As per tool, that'd be great not to bother with this and have some tool doing that for us.
@zack mentioned black 'recently' but we never (re)acted on that matter...

This revision now requires changes to proceed.Thu, Nov 22, 10:06 AM
douardda requested changes to this revision.Thu, Nov 22, 10:44 AM
douardda added a subscriber: douardda.
douardda added inline comments.
swh/storage/in_memory.py
147–164

Same as a previous comment, prefer a single return statement when possible/not too obfuscating.
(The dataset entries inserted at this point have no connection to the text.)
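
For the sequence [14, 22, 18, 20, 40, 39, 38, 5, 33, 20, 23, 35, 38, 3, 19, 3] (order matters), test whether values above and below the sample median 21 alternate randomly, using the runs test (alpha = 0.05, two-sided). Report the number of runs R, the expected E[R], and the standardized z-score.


Step 1: Compute median = 21; label A = above, B = below.
Labels in order: BABBAAABABAAABBB  (n_A = 8, n_B = 8)
Step 2: Count runs R = 9.
Step 3: Under H0 (random ordering), E[R] = 2*n_A*n_B/(n_A+n_B) + 1 = 2*8*8/16 + 1 = 9.0000.
        Var[R] = 2*n_A*n_B*(2*n_A*n_B - n_A - n_B) / ((n_A+n_B)^2 * (n_A+n_B-1)) = 14336/3840 = 3.7333.
        SD[R] = 1.9322.
Step 4: R = E[R], so z = 0 with no continuity correction.
Step 5: Two-sided p-value via normal approximation = 2*(1 - Phi(|z|)) = 1.000000.
Step 6: alpha = 0.05. fail to reject H0.

R = 9, z = 0.0000, p = 1.000000, fail to reject H0.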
Here, something like:

from itertools import chain, islice
next = None,
contents = []
sha1s = islice(self._sorted_sha1s, 0, from_index)
it_contents = (((sha1, v) for v in self._content_indexes['sha1'][sha1])
            for sha1 in sha1s)

for sha1, key in islice(chain.from_iterable(it_contents), limit):
    if sha1 > end:
        break
    contents.append({
            'data': self._contents_data[key],
            **self._contents[key],
            })
else:
    next = sha1
return dict(next=next, contents=contents)
vlorentz marked 9 inline comments as done.Thu, Nov 22, 12:01 PM
vlorentz added inline comments.
swh/storage/in_memory.py
88

Why what? It just inserts the new sha1 in the list

112

nvm, I misunderstood that comment

128

That sentence was wrong, content_get_range returns no None item.

147–164

You can't do that, because it assigns the last returned value to next, instead of the first non-returned one. As a consequence, UnboundLocalError when there is no result because the for loop does not run.
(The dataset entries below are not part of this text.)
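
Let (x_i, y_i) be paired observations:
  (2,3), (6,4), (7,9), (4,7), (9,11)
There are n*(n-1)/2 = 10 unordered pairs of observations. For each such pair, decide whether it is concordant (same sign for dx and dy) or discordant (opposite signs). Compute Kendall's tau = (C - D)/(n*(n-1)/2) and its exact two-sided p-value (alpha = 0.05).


Step 1: Enumerate the 10 unordered pairs (i,j) with i<j and classify each by sign(x_j-x_i) * sign(y_j-y_i).
  (1,2):dx=+4,dy=+1->C; (1,3):dx=+5,dy=+6->C; (1,4):dx=+2,dy=+4->C; (1,5):dx=+7,dy=+8->C
  (2,3):dx=+1,dy=+5->C; (2,4):dx=-2,dy=+3->D; (2,5):dx=+3,dy=+7->C; (3,4):dx=-3,dy=-2->C
  (3,5):dx=+2,dy=+2->C; (4,5):dx=+5,dy=+4->C
Step 2: C = 9, D = 1, total pairs = 10.
Step 3: tau = (C - D)/(n(n-1)/2) = (9 - 1)/10 = 0.800000.
Step 4: Exact two-sided p-value (enumerate n! = 120 permutations of y under H0): p = 0.083333.
Step 5: alpha = 0.05. fail to reject H0.

tau_b = 0.8000 (C=9, D=1), p = 0.083333, fail to reject H0.


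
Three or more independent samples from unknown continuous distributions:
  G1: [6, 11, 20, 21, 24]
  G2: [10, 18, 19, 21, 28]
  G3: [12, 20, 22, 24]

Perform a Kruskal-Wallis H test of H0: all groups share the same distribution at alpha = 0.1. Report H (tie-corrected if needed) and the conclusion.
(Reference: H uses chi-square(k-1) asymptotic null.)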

So the for loop needs to be rewritten like this:

next = None
for sha1, key in chain.from_iterable(it_contents):
    if sha1 > end:
        break
    if len(contents) >= limit:
        next = sha1
        break
    contents.append({
            'data': self._contents_data[key],
            **self._contents[key],
            })
return dict(next=next, contents=contents)

Which I find slightly less readable than this:

for sha1, key in chain.from_iterable(it_contents):
    if sha1 > end:
        break
    if len(contents) >= limit:
        return dict(next=sha1, contents=contents)
    contents.append({
            'data': self._contents_data[key],
            **self._contents[key],
            })
return dict(next=None, contents=contents)
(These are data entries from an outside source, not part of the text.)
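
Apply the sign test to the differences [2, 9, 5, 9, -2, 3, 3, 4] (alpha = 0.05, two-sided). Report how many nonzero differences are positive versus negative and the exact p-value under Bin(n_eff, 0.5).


Step 1: Discard zero differences. Original n = 8; n_eff = number of nonzero differences = 8.
Nonzero differences (with sign): +2, +9, +5, +9, -2, +3, +3, +4
Step 2: Count signs: positive = 7, negative = 1.
Step 3: Under H0: P(positive) = 0.5, so the number of positives S ~ Bin(8, 0.5).
Step 4: Two-sided exact p-value = sum of Bin(8,0.5) probabilities at or below the observed probability = 0.070312.
Step 5: alpha = 0.05. fail to reject H0.

n_eff = 8, pos = 7, neg = 1, p = 0.070312, fail to reject H0.


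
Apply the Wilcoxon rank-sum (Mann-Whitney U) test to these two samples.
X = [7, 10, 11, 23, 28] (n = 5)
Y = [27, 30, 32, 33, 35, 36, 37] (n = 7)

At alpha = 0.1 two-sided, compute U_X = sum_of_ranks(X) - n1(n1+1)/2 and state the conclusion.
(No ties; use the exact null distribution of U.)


Step 1: Combine and sort all 12 observations; assign midranks.
sorted (value, group): (7,X), (10,X), (11,X), (23,X), (27,Y), (28,X), (30,Y), (32,Y), (33,Y), (35,Y), (36,Y), (37,Y)
ranks: 7->1, 10->2, 11->3, 23->4, 27->5, 28->6, 30->7, 32->8, 33->9, 35->10, 36->11, 37->12
Step 2: Rank sum for X: R1 = 1 + 2 + 3 + 4 + 6 = 16.
Step 3: U_X = R1 - n1(n1+1)/2 = 16 - 5*6/2 = 16 - 15 = 1.
       U_Y = n1*n2 - U_X = 35 - 1 = 34.
Step 4: No ties, so the exact null distribution of U (based on enumerating the C(12,5) = 792 equally likely rank assignments) gives the two-sided p-value.
Step 5: p-value = 0.005051; compare to alpha = 0.1. reject H0.

U_X = 1, p = 0.005051, reject H0 at alpha = 0.1.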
because the former uses an extra next variable to do the same thing (with a "break then immediately return" instead of just a return).

vlorentz updated this revision to Diff 2182.Thu, Nov 22, 12:01 PM
ardumont added inline comments.Thu, Nov 22, 12:46 PM
swh/storage/in_memory.py
147–164

Yes, i was wondering whether what david proposed would work.

Pick either one of the last one you proposed.
They sound both fine to me.

swh/storage/storage.py
231–232

[bytes, bytes]?

douardda added inline comments.Thu, Nov 22, 1:27 PM
swh/storage/in_memory.py
147–164

Indeed I changed the behavior in my snippet, but a small fix could be:

for sha1, key in islice(chain.from_iterable(it_contents), limit+1):
  #[...]
return dict(next=next, contents=contents[:limit])

would do the trick, but again, it's readability is debatable.

Whatever, I still don't like your return "hidden" in the middle of the loop, but I won't fight.

ardumont added inline comments.Thu, Nov 22, 1:39 PM
swh/storage/in_memory.py
88

You change something in the function content_add.
Your diff is about content_get and content_get_range.
It's not immediately apparent what this does.

Now it's clearer ;)

102

Why is the key str? What did i miss?

112

Since you touch the comment, you can now fix it to make it clearer then ;)

vlorentz marked 3 inline comments as done.Thu, Nov 22, 1:45 PM
vlorentz added inline comments.
swh/storage/in_memory.py
88

Yeah, I added self._sorted_sha1 to make searches run in logtime.

102

Keys are 'sha1' and 'data'.

swh/storage/storage.py
231–232

No, keys are 'sha1' and 'data'.

vlorentz updated this revision to Diff 2185.Thu, Nov 22, 1:47 PM
  • improve the fixme.
ardumont added inline comments.Thu, Nov 22, 2:33 PM
swh/storage/in_memory.py
102

right!

swh/storage/storage.py
231–232

yes, my bad ;)

vlorentz updated this revision to Diff 2230.Fri, Nov 23, 5:35 PM
  • Use a generator to merge the two loops.
douardda accepted this revision.Mon, Nov 26, 10:30 AM
ardumont accepted this revision.Mon, Nov 26, 11:01 AM
This revision is now accepted and ready to land.Mon, Nov 26, 11:01 AM
This revision was automatically updated to reflect the committed changes.